(Tbilissi) L’ex-président géorgien et opposant Mikheïl Saakachvili a été arrêté vendredi à son retour d’un exil de huit ans dans son pays, plongé dans une longue crise politique et où des élections locales cruciales pour le pouvoir sont prévues pour samedi.

Ce retour et cette arrestation pourraient provoquer de graves tensions entre l’opposition et le parti au pouvoir, le Rêve géorgien, de plus en plus impopulaire dans ce pays du Caucase habitué aux brouilles politiques.

Charismatique réformateur autant adulé que critiqué, Mikheïl Saakachvili avait annoncé vendredi matin être de retour dans sa patrie, qu’il avait quittée en 2013.

Le gouvernement l’avait averti qu’il serait immédiatement interpellé s’il revenait, étant recherché pour « abus de pouvoir », une affaire qu’il juge politique et pour laquelle il a été condamné par contumace à six ans de prison en 2018.

« Le troisième président de Géorgie, Mikheïl Saakachvili, a été arrêté et envoyé en prison », a déclaré le premier ministre Irakli Garibachvili vendredi soir.

Il a précisé que les forces de l’ordre avaient suivi les déplacements de M. Saakachvili à partir de l’Ukraine et ont « décidé d’une opération de police au lieu et au moment où il y avait le moins d’obstacles à l’arrestation ».

Selon les médias géorgiens, M. Saakachvili est détenu dans une prison de Roustavi, près de la capitale Tbilissi.

Tensions exacerbées

Le ministère de l’Intérieur a diffusé une vidéo montrant l’ex-président souriant et menotté, en train d’être extrait d’un véhicule par deux policiers.

Dans une vidéo publiée sur Facebook vendredi soir avant son arrestation, M. Saakachvili avait appelé les partisans de son parti d’opposition, le Mouvement national uni (MNU), à se mobiliser en vue des élections de samedi.

« Allez aux urnes, votez et nous allons célébrer tous ensemble notre victoire », a-t-il dit, ajoutant qu’il n’avait « peur de rien ».

Dans une vidéo précédente vendredi matin, l’ex-président de 53 ans avait assuré avoir « risqué sa vie et sa liberté pour rentrer » et disait se trouver dans la ville côtière de Batoumi.

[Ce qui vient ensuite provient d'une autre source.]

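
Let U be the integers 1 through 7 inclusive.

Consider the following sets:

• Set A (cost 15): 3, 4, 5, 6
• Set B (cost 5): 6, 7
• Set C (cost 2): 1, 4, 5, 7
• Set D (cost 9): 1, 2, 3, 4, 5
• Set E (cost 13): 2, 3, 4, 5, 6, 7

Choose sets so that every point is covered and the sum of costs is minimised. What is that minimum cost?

B, D together cover every point (B ∪ D = {1, 2, 3, 4, 5, 6, 7}); total cost 5 + 9 = 14.
The greedy pick C, E costs 15; no covering selection beats 14.

14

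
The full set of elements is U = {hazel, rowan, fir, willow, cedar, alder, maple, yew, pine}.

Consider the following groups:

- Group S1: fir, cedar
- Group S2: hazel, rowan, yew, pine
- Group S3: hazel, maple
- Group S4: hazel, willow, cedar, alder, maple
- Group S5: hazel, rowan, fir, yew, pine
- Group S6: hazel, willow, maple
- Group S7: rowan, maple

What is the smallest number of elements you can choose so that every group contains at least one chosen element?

3

Take H = {cedar, maple, yew}. Each listed group contains at least one of these, so H is a hitting set of size 3.
No choice of 2 elements meets every group, so 3 is the minimum.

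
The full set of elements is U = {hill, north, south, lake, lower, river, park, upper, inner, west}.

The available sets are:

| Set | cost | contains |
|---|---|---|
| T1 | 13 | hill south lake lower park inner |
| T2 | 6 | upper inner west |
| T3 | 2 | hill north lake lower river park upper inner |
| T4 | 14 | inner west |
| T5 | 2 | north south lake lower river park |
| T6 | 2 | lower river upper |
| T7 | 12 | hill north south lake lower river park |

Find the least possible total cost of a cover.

T2, T3, T5 together cover every element (T2 ∪ T3 ∪ T5 = {hill, north, south, lake, lower, river, park, upper, inner, west}); total cost 6 + 2 + 2 = 10.
No covering selection has total cost below 10.

10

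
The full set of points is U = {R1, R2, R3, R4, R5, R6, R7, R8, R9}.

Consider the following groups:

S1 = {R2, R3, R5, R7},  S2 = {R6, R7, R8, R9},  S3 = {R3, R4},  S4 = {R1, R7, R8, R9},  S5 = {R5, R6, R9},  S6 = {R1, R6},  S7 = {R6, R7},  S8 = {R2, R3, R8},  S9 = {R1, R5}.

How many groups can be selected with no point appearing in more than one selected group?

3

S2, S3, S9 are pairwise disjoint (S2={R6,R7,R8,R9}; S3={R3,R4}; S9={R1,R5}).
Every remaining group overlaps one of these, and no 4 of the listed groups are pairwise disjoint, so 3 is the maximum.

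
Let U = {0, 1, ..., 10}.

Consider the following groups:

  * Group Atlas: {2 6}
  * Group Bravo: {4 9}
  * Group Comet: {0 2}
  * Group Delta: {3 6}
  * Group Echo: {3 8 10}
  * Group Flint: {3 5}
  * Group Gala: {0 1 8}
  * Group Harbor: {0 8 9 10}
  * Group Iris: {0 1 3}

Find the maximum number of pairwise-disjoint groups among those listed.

4

Atlas, Bravo, Flint, Gala are pairwise disjoint (Atlas={2,6}; Bravo={4,9}; Flint={3,5}; Gala={0,1,8}).
Every remaining group overlaps one of these, and no 5 of the listed groups are pairwise disjoint, so 4 is the maximum.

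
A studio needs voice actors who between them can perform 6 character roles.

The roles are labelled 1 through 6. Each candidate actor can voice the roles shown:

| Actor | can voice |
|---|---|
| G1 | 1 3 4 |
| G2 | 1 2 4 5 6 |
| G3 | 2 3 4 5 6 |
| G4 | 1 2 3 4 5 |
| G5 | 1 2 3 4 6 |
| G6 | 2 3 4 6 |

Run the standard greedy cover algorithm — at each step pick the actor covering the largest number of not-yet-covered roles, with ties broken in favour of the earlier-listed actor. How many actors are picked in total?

Greedy: pick G2 (covers 5 new) → pick G1 (covers 1 new). Total picks: 2.

2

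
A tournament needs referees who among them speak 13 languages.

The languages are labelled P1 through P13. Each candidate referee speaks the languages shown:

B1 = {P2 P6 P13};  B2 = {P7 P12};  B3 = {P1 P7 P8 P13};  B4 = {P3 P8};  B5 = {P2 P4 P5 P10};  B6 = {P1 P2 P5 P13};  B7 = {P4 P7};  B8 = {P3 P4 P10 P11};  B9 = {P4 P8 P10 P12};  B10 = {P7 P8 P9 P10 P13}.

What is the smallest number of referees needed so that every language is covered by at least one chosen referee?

Take {B1, B2, B6, B8, B10}. Their union is {P1, P2, P3, P4, P5, P6, P7, P8, P9, P10, P11, P12, P13}, which is all 13 languages.
No 4 of the 10 referees cover everything (all 210 combinations miss at least one language), so 5 is optimal.

5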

Mikheïl Saakachvili est un habitué des coups d’éclat. En 2017, il était illégalement entré, à pied, en Ukraine – où il avait également des problèmes judiciaires – entouré d’une foule de partisans, une scène rocambolesque.

Président de 2004 à 2013, il avait également appelé avant son arrestation ses partisans à se réunir et à marcher vers la capitale Tbilissi « pour protéger les résultats du vote ».

« Si ce gouvernement usurpateur arrive à m’arrêter avant, cela ne peut que nous rendre plus forts. Je ne reculerai pas en tout cas et j’espère que vous non plus », avait-il prédit.

Son retour en Géorgie, « accroît les tensions avant les élections de samedi », a jugé vendredi la présidente géorgienne Salomé Zourabichvili, dans une allocution télévisée.

L’Ukraine, pays d’adoption de M. Saakachvili où il dirige une instance chargée de promouvoir les réformes, s’est dite « inquiète » de son sort par la voix du porte-parole de la présidence, Serguiï Nykyforov.

Personnage flamboyant

Personnage flamboyant, Mikheïl Saakachvili est pour ses partisans le héros de la « Révolution de la rose » de 2003 qui avait évincé en Géorgie les élites postcommunistes et donné naissance à d’importantes réformes.

Mais il est aussi l’homme de la défaite dans la guerre de 2008 contre la Russie et ses détracteurs dénoncent son penchant pour l’autoritarisme.  

Après son départ de Géorgie en 2013, il a vécu un temps aux États-Unis avant d’entamer en Ukraine une nouvelle carrière politique, soutenu un temps par l’ex-président Petro Porochenko, avec lequel il s’est ensuite brouillé.  

La Géorgie est plongée dans une crise politique depuis l’année dernière, lorsque les partis d’opposition ont dénoncé des fraudes massives aux élections législatives remportées de justesse par le parti au pouvoir.

En mai, le président du Conseil européen Charles Michel a négocié un accord de sortie de crise, mais, en juillet, le Rêve géorgien s’en est unilatéralement retiré, suscitant les critiques de l’UE et des États-Unis.

Lundi, M. Saakachvili a insisté sur le fait que l’accord devait être respecté, qualifiant les élections locales de samedi de « référendum » contre Bidzina Ivanichvili, le fondateur du Rêve géorgien et l’homme le plus riche de Géorgie.